Posted July 12, 2022

Zach Scheidt

By Zach Scheidt

Amazon Dump Day: It's Not What You Think

Today is Amazon Dump Day!

You've probably seen the advertisements. Each year, Amazon offers shoppers all kinds of discounts along with cash-back incentives and other giveaways.

Oh, you thought it was called "Prime Day?"

Well, yeah, that's the label Amazon uses. But "Dump Day" is a lot more accurate this year. And this particular Dump Day could spell trouble for a lot of other retailers too.

Thankfully, there's a silver lining… one that could set up some great investments for your retirement account.

But you have to know where to look because this Dump Day could spell trouble if you're invested in the wrong areas.

Cleanup, Aisle Prime...

When Amazon held its first Prime Day eight years ago, it was meant to celebrate the company's 20th anniversary.

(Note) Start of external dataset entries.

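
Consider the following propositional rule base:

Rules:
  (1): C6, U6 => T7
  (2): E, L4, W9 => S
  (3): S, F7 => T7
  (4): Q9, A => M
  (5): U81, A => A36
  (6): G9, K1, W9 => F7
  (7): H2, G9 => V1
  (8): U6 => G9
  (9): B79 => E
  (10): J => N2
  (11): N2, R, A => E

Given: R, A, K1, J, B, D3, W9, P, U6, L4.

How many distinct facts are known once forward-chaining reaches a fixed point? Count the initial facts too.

Round 1 fires (8), (10), giving G9, N2.
Round 2 fires (6), (11), giving F7, E.
Round 3 fires (2), giving S.
Round 4 fires (3), giving T7.
Closure: {A, B, D3, E, F7, G9, J, K1, L4, N2, P, R, S, T7, U6, W9} — 16 facts.

16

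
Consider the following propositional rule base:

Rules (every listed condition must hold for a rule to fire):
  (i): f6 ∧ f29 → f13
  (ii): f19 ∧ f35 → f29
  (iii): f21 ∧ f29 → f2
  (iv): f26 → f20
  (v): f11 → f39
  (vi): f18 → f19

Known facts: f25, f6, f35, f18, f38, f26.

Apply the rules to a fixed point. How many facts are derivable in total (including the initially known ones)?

Round 1 fires (iv), (vi), giving f20, f19.
Round 2 fires (ii), giving f29.
Round 3 fires (i), giving f13.
Closure: {f13, f18, f19, f20, f25, f26, f29, f35, f38, f6} — 10 facts.

10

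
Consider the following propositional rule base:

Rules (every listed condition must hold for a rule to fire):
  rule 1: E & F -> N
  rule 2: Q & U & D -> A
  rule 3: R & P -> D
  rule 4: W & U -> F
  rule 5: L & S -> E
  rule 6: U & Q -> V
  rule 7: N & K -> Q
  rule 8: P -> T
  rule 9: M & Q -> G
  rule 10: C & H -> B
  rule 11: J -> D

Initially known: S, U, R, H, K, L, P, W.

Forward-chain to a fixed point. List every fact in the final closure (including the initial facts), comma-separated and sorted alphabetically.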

Every year since then, the company has used this day (or sometimes a couple of days) to draw in new customers and create goodwill.

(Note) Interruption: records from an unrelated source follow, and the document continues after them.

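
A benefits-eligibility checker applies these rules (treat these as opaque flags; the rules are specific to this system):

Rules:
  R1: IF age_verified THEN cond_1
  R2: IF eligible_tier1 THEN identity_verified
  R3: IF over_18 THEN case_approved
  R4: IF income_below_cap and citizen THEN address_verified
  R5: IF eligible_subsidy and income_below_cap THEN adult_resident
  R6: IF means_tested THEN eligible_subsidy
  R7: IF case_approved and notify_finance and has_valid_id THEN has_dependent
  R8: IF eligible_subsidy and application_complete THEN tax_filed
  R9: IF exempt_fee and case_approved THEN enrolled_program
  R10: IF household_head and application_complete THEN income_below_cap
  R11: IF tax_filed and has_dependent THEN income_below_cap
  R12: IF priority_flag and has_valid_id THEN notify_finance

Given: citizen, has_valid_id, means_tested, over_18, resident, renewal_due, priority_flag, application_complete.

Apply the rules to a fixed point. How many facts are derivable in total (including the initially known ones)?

16

Round 1 fires R3, R6, R12, giving case_approved, eligible_subsidy, notify_finance.
Round 2 fires R7, R8, giving has_dependent, tax_filed.
Round 3 fires R11, giving income_below_cap.
Round 4 fires R4, R5, giving address_verified, adult_resident.
Closure: {address_verified, adult_resident, application_complete, case_approved, citizen, eligible_subsidy, has_dependent, has_valid_id, income_below_cap, means_tested, notify_finance, over_18, priority_flag, renewal_due, resident, tax_filed} — 16 facts.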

I've always looked forward to Prime Day because it's usually a good time for my family to stock up on the back-to-school gear that we need.

But this year, something different is happening…

Amazon isn't marking down prices and rolling out specials to try to entice new customers. 

There's a brand new motivation behind these deals, and it doesn’t bode well for America's retailers.

According to Wall Street reports and many media outlets, Amazon hopes to use Prime Day to unload excess inventory piling up in their warehouses across the country.

In other words, it's "Dump Day" as the company tries to get rid of all the things it can't sell for its regular market price.

Clever, right?

Instead of a clearance rack, Amazon is using the Prime Day disguise to get rid of too much merchandise.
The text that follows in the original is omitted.